The best way to resist Holocaust denial is to take a dry fact from a textbook and breathe life into it. In order to comprehend the essence and the reality of those atrocities, one has to experience it, to put this fact through his heart, to fit it on himself and his family. Since nothing is more convincing than when it happened to you, your family and your friends. This is why Genesis Philanthropy Group (GPG) sees its mission in supporting small grants for independent research of the history of Holocaust in the former USSR and thus multiplying a number of researchers involved in it.

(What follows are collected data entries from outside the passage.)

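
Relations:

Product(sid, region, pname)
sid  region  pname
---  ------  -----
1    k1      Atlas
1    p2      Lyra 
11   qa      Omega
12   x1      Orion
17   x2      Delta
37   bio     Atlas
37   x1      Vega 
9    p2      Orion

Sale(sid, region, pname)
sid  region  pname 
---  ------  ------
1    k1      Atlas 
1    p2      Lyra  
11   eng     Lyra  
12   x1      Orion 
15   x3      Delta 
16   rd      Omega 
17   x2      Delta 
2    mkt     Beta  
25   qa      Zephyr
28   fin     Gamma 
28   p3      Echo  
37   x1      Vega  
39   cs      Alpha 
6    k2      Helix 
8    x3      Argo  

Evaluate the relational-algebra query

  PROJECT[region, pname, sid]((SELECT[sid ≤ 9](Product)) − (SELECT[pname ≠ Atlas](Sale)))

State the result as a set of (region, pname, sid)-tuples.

Apply σ_{sid ≤ 9}; surviving tuples: {(1, k1, Atlas), (1, p2, Lyra), (9, p2, Orion)}
Apply σ_{pname ≠ Atlas}; surviving tuples: {(1, p2, Lyra), (11, eng, Lyra), (12, x1, Orion), (15, x3, Delta), (16, rd, Omega), (17, x2, Delta), (2, mkt, Beta), (25, qa, Zephyr), (28, fin, Gamma), (28, p3, Echo), (37, x1, Vega), (39, cs, Alpha), (6, k2, Helix), (8, x3, Argo)}
Set difference of the two operands is {(1, k1, Atlas), (9, p2, Orion)}.
π[region, pname, sid]: project onto (region, pname, sid) → {(k1, Atlas, 1), (p2, Orion, 9)}

{(k1, Atlas, 1), (p2, Orion, 9)}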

As a part of this vision GPG supports a special project initiated by The Yad VaShem Holocaust Memorial and The Liaison Bureau (Nativ). From January 7th through today, a seminar is being held at Yad VaShem for the young leaders from the Jewish communities in the CIS. Its participants were carefully chosen from a large number of people who filed applications for different volunteer projects related to the study of Holocaust on the territory of the USSR. After a sophisticated selection process twenty prominent projects were chosen by a jury and their developers were invited to join.
Participants from Moscow, St. Petersburg, Omsk, Odessa, Nikolayev and other cities came to Israel. But prior to that they took a unique Yad VaShem online course about the scantily explored parts of the history of the Holocaust in the Soviet Union. During the seminar itself they are exposed to a number of lectures by the leading experts on the history of the Holocaust and methods of sharing knowledge about it, also as a part of non-formal education.
But the most important part of this project will begin after the seminar is over and its participants return home to their communities. They will initiate their personal projects cooperating with different community and education systems. Projects aimed at a broad audience will be based on the history of their family and the history of the local Jewish community.
Tragically enough HaShoah spared very few Jewish families. But Holocaust at the territory of the Soviet Union is the least known part of it and possibly these new projects will throw light on some forgotten events and thus help perpetuating the remembrance of these tragic pages in the history of the Soviet Jewry.